Desde os primeiros dias de seu governo, o presidente brasileiro tem insistido na ideia de se criar um grupo de países que possam servir como facilitadores de um diálogo para recolocar propostas de paz sobre a mesa. O temor na ONU, por exemplo, é de que existem pressões muito claras a favor da continuação da guerra, sem que propostas de paz possam ser efetivamente discutidas.

De fato, o governo brasileiro tem recebido sinalizações de que, apesar de a ideia ser válida, não existiria neste momento um espaço político para se negociar um acordo de paz.

Nos EUA, Lula também levou a proposta. Mas ouviu do governo americano que alguns critérios teriam de existir antes de pensar na criação do grupo.

  • O primeiro deles é de que todos os países que façam parte do esforço reconheçam que só existe um agressor, no caso a Rússia.
  • Outro ponto fundamental é o reconhecimento de que houve uma violação da Carta das Nações Unidas, com a invasão de um território estrangeiro.
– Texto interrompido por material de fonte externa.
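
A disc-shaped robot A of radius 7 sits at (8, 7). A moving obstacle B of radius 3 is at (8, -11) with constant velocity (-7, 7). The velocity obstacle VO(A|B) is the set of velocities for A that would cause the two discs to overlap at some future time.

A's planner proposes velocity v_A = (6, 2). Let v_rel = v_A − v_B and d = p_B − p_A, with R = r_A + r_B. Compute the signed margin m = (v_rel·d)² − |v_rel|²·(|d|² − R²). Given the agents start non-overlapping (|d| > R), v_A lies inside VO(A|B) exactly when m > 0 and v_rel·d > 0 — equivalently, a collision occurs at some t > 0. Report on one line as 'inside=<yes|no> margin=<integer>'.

d = (0, -18),  |d|² = 324;  R = 7+3 = 10,  c = 324−10² = 224
v_rel = (13, -5),  |v_rel|² = 194;  v_rel·d = (13)·(0) + (-5)·(-18) = 90
194·t² − 180·t + 224 = 0  ⇒  m = 90² − 194·224 = -35356
m = -35356 < 0,  v_rel·d = 90 > 0  ⇒  outside

inside=no margin=-35356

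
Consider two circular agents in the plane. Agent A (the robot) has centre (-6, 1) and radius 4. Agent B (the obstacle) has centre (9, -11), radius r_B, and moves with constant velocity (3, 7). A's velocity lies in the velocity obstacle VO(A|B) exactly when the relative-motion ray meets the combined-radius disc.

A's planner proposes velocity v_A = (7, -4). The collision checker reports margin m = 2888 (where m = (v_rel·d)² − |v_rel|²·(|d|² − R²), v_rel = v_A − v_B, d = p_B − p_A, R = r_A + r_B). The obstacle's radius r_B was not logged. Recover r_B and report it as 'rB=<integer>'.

m = 2888
d = (15, -12);  v_rel = (4, -11),  |v_rel|² = 137
v_rel×d = (4)·(-12) − (-11)·(15) = 117
since m = R²·137 − 117²:  R² = (13689 + 2888) / 137 = 121
R = √121 = 11  ⇒  r_B = 11 − 4 = 7

rB=7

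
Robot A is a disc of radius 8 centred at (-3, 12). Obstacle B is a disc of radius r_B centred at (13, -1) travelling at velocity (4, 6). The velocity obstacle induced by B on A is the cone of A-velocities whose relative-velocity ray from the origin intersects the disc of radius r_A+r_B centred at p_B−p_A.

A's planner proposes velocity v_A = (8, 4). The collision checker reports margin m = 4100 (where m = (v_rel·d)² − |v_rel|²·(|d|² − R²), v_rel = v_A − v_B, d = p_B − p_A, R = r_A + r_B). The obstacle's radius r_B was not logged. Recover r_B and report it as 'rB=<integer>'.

m = 4100
d = (16, -13);  v_rel = (4, -2),  |v_rel|² = 20
v_rel×d = (4)·(-13) − (-2)·(16) = -20
since m = R²·20 − (-20)²:  R² = (400 + 4100) / 20 = 225
R = √225 = 15  ⇒  r_B = 15 − 8 = 7

rB=7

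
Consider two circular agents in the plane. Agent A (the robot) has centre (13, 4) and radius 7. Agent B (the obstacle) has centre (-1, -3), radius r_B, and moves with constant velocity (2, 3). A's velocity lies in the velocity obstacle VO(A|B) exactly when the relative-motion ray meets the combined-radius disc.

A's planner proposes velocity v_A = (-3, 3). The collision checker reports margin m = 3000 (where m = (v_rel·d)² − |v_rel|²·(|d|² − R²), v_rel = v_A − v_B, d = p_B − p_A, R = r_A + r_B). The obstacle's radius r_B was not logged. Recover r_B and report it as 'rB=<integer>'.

m = 3000
d = (-14, -7);  v_rel = (-5, 0),  |v_rel|² = 25
v_rel×d = (-5)·(-7) − (0)·(-14) = 35
since m = R²·25 − 35²:  R² = (1225 + 3000) / 25 = 169
R = √169 = 13  ⇒  r_B = 13 − 7 = 6

rB=6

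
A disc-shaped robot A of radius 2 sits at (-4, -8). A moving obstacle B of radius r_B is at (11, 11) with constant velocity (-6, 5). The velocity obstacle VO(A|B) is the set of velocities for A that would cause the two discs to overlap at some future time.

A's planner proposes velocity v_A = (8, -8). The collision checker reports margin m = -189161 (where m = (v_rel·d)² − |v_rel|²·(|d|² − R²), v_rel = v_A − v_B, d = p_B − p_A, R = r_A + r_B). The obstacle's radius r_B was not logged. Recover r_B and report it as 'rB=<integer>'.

m = -189161
d = (15, 19);  v_rel = (14, -13),  |v_rel|² = 365
v_rel×d = (14)·(19) − (-13)·(15) = 461
since m = R²·365 − 461²:  R² = (212521 + -189161) / 365 = 64
R = √64 = 8  ⇒  r_B = 8 − 2 = 6

rB=6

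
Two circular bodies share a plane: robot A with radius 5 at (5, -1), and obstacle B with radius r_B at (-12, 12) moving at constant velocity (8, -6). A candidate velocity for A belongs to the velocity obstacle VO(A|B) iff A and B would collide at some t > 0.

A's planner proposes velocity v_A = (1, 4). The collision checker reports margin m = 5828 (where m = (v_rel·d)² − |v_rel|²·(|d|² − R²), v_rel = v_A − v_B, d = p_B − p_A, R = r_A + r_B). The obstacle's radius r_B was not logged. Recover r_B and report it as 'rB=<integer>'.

m = 5828
d = (-17, 13);  v_rel = (-7, 10),  |v_rel|² = 149
v_rel×d = (-7)·(13) − (10)·(-17) = 79
since m = R²·149 − 79²:  R² = (6241 + 5828) / 149 = 81
R = √81 = 9  ⇒  r_B = 9 − 5 = 4

rB=4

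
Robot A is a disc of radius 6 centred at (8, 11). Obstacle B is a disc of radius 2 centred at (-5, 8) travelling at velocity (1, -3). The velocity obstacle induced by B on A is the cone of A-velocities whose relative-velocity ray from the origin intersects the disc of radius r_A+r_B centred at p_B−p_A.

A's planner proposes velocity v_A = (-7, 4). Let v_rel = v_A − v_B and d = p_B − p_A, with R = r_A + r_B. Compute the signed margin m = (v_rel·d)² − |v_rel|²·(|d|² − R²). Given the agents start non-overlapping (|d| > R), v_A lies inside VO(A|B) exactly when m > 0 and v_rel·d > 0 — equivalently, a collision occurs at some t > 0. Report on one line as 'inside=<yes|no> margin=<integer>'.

d = (-13, -3),  |d|² = 178;  R = 6+2 = 8,  c = 178−8² = 114
v_rel = (-8, 7),  |v_rel|² = 113;  v_rel·d = (-8)·(-13) + (7)·(-3) = 83
113·t² − 166·t + 114 = 0  ⇒  m = 83² − 113·114 = -5993
m = -5993 < 0,  v_rel·d = 83 > 0  ⇒  outside

inside=no margin=-5993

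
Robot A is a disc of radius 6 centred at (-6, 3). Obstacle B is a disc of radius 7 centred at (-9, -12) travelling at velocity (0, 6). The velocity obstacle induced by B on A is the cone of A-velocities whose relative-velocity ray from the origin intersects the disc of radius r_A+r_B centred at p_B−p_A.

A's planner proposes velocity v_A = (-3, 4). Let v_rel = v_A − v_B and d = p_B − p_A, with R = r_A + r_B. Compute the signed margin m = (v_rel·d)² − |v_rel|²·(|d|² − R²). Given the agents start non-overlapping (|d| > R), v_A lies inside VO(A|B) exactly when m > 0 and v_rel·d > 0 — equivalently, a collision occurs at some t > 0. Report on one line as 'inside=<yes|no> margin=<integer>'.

d = (-3, -15),  |d|² = 234;  R = 6+7 = 13,  c = 234−13² = 65
v_rel = (-3, -2),  |v_rel|² = 13;  v_rel·d = (-3)·(-3) + (-2)·(-15) = 39
13·t² − 78·t + 65 = 0  ⇒  m = 39² − 13·65 = 676
m = 676 > 0,  v_rel·d = 39 > 0  ⇒  inside

inside=yes margin=676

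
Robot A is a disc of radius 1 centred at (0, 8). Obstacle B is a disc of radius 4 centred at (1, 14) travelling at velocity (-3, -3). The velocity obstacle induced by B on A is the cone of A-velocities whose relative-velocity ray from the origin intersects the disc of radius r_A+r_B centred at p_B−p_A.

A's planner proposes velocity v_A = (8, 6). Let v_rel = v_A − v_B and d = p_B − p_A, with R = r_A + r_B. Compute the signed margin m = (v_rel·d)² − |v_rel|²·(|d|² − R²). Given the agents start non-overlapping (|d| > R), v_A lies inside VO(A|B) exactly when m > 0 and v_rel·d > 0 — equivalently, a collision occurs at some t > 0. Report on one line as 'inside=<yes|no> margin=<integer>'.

d = (1, 6),  |d|² = 37;  R = 1+4 = 5,  c = 37−5² = 12
v_rel = (11, 9),  |v_rel|² = 202;  v_rel·d = (11)·(1) + (9)·(6) = 65
202·t² − 130·t + 12 = 0  ⇒  m = 65² − 202·12 = 1801
m = 1801 > 0,  v_rel·d = 65 > 0  ⇒  inside

inside=yes margin=1801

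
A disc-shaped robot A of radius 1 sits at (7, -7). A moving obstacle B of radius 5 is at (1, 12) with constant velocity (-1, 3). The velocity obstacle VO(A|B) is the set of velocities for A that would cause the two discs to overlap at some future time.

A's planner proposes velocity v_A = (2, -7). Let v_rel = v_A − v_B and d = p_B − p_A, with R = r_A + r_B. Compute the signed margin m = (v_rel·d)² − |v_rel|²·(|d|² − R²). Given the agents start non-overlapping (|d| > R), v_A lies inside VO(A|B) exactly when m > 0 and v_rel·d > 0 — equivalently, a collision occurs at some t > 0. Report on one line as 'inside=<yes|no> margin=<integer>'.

d = (-6, 19),  |d|² = 397;  R = 1+5 = 6,  c = 397−6² = 361
v_rel = (3, -10),  |v_rel|² = 109;  v_rel·d = (3)·(-6) + (-10)·(19) = -208
109·t² + 416·t + 361 = 0  ⇒  m = (-208)² − 109·361 = 3915
m = 3915 > 0,  v_rel·d = -208 < 0  ⇒  outside

inside=no margin=3915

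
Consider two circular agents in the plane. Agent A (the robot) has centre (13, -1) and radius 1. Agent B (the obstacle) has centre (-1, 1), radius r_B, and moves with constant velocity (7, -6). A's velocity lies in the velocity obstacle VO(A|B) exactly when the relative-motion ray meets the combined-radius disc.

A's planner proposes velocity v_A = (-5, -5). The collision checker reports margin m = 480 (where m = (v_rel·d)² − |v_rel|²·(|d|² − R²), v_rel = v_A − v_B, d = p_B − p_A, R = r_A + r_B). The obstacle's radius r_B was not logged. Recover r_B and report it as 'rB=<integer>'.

m = 480
d = (-14, 2);  v_rel = (-12, 1),  |v_rel|² = 145
v_rel×d = (-12)·(2) − (1)·(-14) = -10
since m = R²·145 − (-10)²:  R² = (100 + 480) / 145 = 4
R = √4 = 2  ⇒  r_B = 2 − 1 = 1

rB=1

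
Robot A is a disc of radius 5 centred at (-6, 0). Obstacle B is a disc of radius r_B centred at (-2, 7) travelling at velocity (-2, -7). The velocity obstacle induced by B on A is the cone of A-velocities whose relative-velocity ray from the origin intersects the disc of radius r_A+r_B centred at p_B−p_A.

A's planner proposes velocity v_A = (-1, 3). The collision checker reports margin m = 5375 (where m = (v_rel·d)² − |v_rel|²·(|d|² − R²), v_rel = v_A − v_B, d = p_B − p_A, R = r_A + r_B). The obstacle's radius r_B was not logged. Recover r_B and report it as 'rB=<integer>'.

m = 5375
d = (4, 7);  v_rel = (1, 10),  |v_rel|² = 101
v_rel×d = (1)·(7) − (10)·(4) = -33
since m = R²·101 − (-33)²:  R² = (1089 + 5375) / 101 = 64
R = √64 = 8  ⇒  r_B = 8 − 5 = 3

rB=3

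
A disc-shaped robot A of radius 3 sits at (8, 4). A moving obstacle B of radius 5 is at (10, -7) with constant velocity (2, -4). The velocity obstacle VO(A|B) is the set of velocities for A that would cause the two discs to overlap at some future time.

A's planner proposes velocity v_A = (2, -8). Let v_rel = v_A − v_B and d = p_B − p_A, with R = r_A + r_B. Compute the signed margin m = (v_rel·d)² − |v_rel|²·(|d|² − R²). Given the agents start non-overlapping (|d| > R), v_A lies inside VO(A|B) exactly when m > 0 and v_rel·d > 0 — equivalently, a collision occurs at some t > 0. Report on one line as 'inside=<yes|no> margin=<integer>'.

d = (2, -11),  |d|² = 125;  R = 3+5 = 8,  c = 125−8² = 61
v_rel = (0, -4),  |v_rel|² = 16;  v_rel·d = (0)·(2) + (-4)·(-11) = 44
16·t² − 88·t + 61 = 0  ⇒  m = 44² − 16·61 = 960
m = 960 > 0,  v_rel·d = 44 > 0  ⇒  inside

inside=yes margin=960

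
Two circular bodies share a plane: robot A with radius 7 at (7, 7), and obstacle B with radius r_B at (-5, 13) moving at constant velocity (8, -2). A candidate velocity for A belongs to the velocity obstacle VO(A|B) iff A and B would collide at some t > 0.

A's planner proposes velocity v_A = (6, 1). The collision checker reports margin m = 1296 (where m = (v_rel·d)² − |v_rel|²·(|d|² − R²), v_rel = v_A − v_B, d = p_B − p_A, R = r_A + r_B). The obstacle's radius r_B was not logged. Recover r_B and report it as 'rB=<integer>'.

m = 1296
d = (-12, 6);  v_rel = (-2, 3),  |v_rel|² = 13
v_rel×d = (-2)·(6) − (3)·(-12) = 24
since m = R²·13 − 24²:  R² = (576 + 1296) / 13 = 144
R = √144 = 12  ⇒  r_B = 12 − 7 = 5

rB=5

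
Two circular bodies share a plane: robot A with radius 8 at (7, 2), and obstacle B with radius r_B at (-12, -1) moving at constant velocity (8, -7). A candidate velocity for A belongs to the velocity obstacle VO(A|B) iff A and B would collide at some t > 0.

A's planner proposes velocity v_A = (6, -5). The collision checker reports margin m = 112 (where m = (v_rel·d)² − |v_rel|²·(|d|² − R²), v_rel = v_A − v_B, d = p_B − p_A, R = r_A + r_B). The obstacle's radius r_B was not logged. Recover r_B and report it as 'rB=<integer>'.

m = 112
d = (-19, -3);  v_rel = (-2, 2),  |v_rel|² = 8
v_rel×d = (-2)·(-3) − (2)·(-19) = 44
since m = R²·8 − 44²:  R² = (1936 + 112) / 8 = 256
R = √256 = 16  ⇒  r_B = 16 − 8 = 8

rB=8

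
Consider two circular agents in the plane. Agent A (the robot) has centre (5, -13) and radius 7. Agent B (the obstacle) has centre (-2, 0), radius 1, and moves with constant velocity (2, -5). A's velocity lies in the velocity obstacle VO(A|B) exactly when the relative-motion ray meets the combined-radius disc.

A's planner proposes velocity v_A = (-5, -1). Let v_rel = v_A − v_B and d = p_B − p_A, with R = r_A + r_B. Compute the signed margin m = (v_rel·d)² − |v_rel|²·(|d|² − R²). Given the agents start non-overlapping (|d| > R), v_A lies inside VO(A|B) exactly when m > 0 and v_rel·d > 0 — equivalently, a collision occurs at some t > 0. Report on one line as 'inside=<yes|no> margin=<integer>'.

d = (-7, 13),  |d|² = 218;  R = 7+1 = 8,  c = 218−8² = 154
v_rel = (-7, 4),  |v_rel|² = 65;  v_rel·d = (-7)·(-7) + (4)·(13) = 101
65·t² − 202·t + 154 = 0  ⇒  m = 101² − 65·154 = 191
m = 191 > 0,  v_rel·d = 101 > 0  ⇒  inside

inside=yes margin=191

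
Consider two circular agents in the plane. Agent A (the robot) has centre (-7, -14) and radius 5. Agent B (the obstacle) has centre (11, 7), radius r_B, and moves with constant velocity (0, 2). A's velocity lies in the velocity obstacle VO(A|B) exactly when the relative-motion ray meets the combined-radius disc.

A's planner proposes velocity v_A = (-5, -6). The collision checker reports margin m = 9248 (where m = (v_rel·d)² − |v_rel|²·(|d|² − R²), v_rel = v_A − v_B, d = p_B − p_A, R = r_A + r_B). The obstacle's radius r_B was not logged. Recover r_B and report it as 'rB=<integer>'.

m = 9248
d = (18, 21);  v_rel = (-5, -8),  |v_rel|² = 89
v_rel×d = (-5)·(21) − (-8)·(18) = 39
since m = R²·89 − 39²:  R² = (1521 + 9248) / 89 = 121
R = √121 = 11  ⇒  r_B = 11 − 5 = 6

rB=6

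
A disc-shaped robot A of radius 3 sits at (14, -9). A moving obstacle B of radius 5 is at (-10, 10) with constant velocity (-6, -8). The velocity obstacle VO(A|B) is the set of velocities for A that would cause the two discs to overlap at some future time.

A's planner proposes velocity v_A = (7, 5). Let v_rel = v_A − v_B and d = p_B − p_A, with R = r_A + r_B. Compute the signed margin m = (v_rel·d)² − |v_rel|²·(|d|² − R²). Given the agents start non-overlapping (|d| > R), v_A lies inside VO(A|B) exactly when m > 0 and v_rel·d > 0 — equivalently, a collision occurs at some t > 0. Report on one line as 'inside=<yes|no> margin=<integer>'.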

Num esforço de mostrar que está disposto a aceitar esse critério, o Brasil se somou às potências ocidentais para condenar a agressão russa na Ucrânia, em uma votação na ONU. Lula ainda moderou o tom de suas declarações, sinalizando que os russos cometeram um "erro".

Num gesto também para mostrar que pode ser um interlocutor válido para as negociações, Lula ainda conversou com Volodymyr Zelensky. O ucraniano pediu seu apoio ao plano de paz que Kiev preparou, com a ajuda dos europeus. Mas Lula deixou claro que propostas unilaterais de paz raramente prosperam.

Aposta nos chineses e visita de russo

Se a líderes de países ocidentais a proposta do brasileiro foi recebida com hesitação, a esperança do governo brasileiro é de que ela tenha uma acolhida maior na China. O grupo poderia ainda contar com os sul-africanos, indianos, indonésios, turcos e mexicanos.

Dentro do governo brasileiro, a visita de Xi Jinping para a Rússia, há poucos dias, foi avaliada como uma oportunidade para que se estabeleça um canal de diálogo com Vladimir Putin. "Xi não foi vender armas", destacou um experiente embaixador brasileiro. Para o Itamaraty, um maior envolvimento da China em uma agenda pacifista poderia mudar de forma radical a dinâmica no conflito e impulsionar a ideia de um grupo de interlocutores internacionais.

Mas a avaliação interna no governo brasileiro é de que a China terá dificuldades de convencer as potências Ocidentais que ela pode ser um protagonista num eventual acordo de paz. Antony Blinken, secretário de estado norte-americano, emitiu um alerta sobre a proposta de negociação levada por Xi para Putin.

A Casa Branca teme dois aspectos nessa iniciativa:

  • Um acordo de cessar fogo que mantenha tropas russas em território ucraniano pode perpetuar uma invasão
  • Um acordo de paz negociado pela China transportaria Pequim para um novo patamar internacional.

Diante desse posicionamento, um envolvimento do Brasil e de outros emergentes pode ser útil para fazer pontes com Washington.

Já do lado chinês, a esperança é de que Lula possa ser um interlocutor com os europeus e americanos. As relações deterioradas entre Pequim e Washington têm sido um obstáculo para lidar com a guerra, enquanto diplomatas estrangeiros destacam que, hoje, acordos globais só podem existir se, antes, passarem pela chancela das duas superpotências.

Lula, ao retornar ao Brasil, receberá o chanceler russo, Sergei Lavrov, em mais uma sinalização de que quer manter os canais de diálogo aberto com todos.

A visita será acompanha de perto pela Casa Branca.